There are more than 1,000 business incubators in the U.S. But there’s only one pro bono incubator. No, not a professional startup camp run by the U2frontman. Which is probably a good thing, since Bono was named the 2010 worst investor in America. (OK, that was before he hit home runs with Facebook and Dropbox.)
Pro bono as in free. EvoNexus (which does sound kind of like a U2 album), is a project of San Diego tech industry association CommNexus, which launched the incubator in 2009 to stimulate the growth of new high-tech companies in the area.
Like most other high-tech incubators, EvoNexus provides entrepreneurs with office space, mentoring and VC networking. But unlike other incubators, those entrepreneurs pay no fees and give up no equity.
“We believe we’re the nation’s only pro-bono high-tech incubator, no strings attached,” says EvoNexus operations director Bailey Cunning. “Our sole goal is to grow the tech sector in San Diego. And we want to do it without making companies give something up.”
It’s an attractive proposition. And it’s drawing a lot of interest from entrepreneurs. EvoNexus has had more than 300 applicants since it started – a third of them in the past eight months. About one in 18 is accepted, and there are currently 23 entrepreneurs in residence at the program’s two office spaces in downtown and suburban San Diego. Startups stay for an average of a year and a half, a lot longer than the three-month tenure at a typical for-profit incubator.

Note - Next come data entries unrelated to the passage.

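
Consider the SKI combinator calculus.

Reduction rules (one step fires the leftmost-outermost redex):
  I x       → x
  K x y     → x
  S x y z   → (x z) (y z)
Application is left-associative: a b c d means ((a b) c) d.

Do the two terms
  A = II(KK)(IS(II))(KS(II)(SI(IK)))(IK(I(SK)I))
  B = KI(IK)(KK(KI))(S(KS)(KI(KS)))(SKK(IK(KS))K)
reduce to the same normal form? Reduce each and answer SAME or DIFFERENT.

Term A:
  start: II(KK)(IS(II))(KS(II)(SI(IK)))(IK(I(SK)I))
  →1  I(KK)(IS(II))(KS(II)(SI(IK)))(IK(I(SK)I))
  →2  KK(IS(II))(KS(II)(SI(IK)))(IK(I(SK)I))
  →3  K(KS(II)(SI(IK)))(IK(I(SK)I))
  →4  KS(II)(SI(IK))
  →5  S(SI(IK))
  →6  S(SIK)

Term B:
  start: KI(IK)(KK(KI))(S(KS)(KI(KS)))(SKK(IK(KS))K)
  →1  I(KK(KI))(S(KS)(KI(KS)))(SKK(IK(KS))K)
  →2  KK(KI)(S(KS)(KI(KS)))(SKK(IK(KS))K)
  →3  K(S(KS)(KI(KS)))(SKK(IK(KS))K)
  →4  S(KS)(KI(KS))
  →5  S(KS)I

Answer: DIFFERENT — A ⇓ S(SIK), B ⇓ S(KS)I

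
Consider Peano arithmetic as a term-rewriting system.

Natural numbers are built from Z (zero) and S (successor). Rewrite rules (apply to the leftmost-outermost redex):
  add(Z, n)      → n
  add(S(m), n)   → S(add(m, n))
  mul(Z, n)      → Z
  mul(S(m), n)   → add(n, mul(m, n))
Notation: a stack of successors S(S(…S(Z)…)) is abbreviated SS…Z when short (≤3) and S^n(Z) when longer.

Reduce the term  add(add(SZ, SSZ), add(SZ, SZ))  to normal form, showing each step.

  start: add(add(SZ, SSZ), add(SZ, SZ))
  [1] add(S(add(Z, SSZ)), add(SZ, SZ))
  [2] S(add(add(Z, SSZ), add(SZ, SZ)))
  [3] S(add(SSZ, add(SZ, SZ)))
  [4] S(S(add(SZ, add(SZ, SZ))))
  [5] S(S(S(add(Z, add(SZ, SZ)))))
  [6] S(S(S(add(SZ, SZ))))
  [7] S(S(S(S(add(Z, SZ)))))
  [8] S^5(Z)

Answer: normal form = S^5(Z)  (in 8 steps)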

EvoNexus participants get facilities, utilities, broadband and all the business services they need. They get help with their pitches and free lunches with VCs. They get to choose their own mentors based on industry fit. And they get San Diego beaches, sunshine and the Gaslamp Quarter to unwind after a hard week of development.
“Applicants are usually pretty shocked that we offer all this pro bono,” Cunning says. “Usually they want to apply immediately.”
Twenty-nine startups have been incubated to date, and six have “graduated,” which means they’ve gotten a VC or strategic investment and left the nest. Graduates include EcoATM (recycling kiosks for consumer electronics), IO Semiconductor (fabless semiconductors), TretraVue (3D measurement and imaging), Pixon Imaging (advanced real-time video image processing), MicroPower Technologies (wireless surveillance) and Perminova (Web-based cardiology software).
EvoNexus is supported by local corporations including Qualcomm, LG, Nokia and Verizon. In return for their assistance, they get a more vibrant tech sector in their neighborhood – and they get a pipeline to new technology and talent.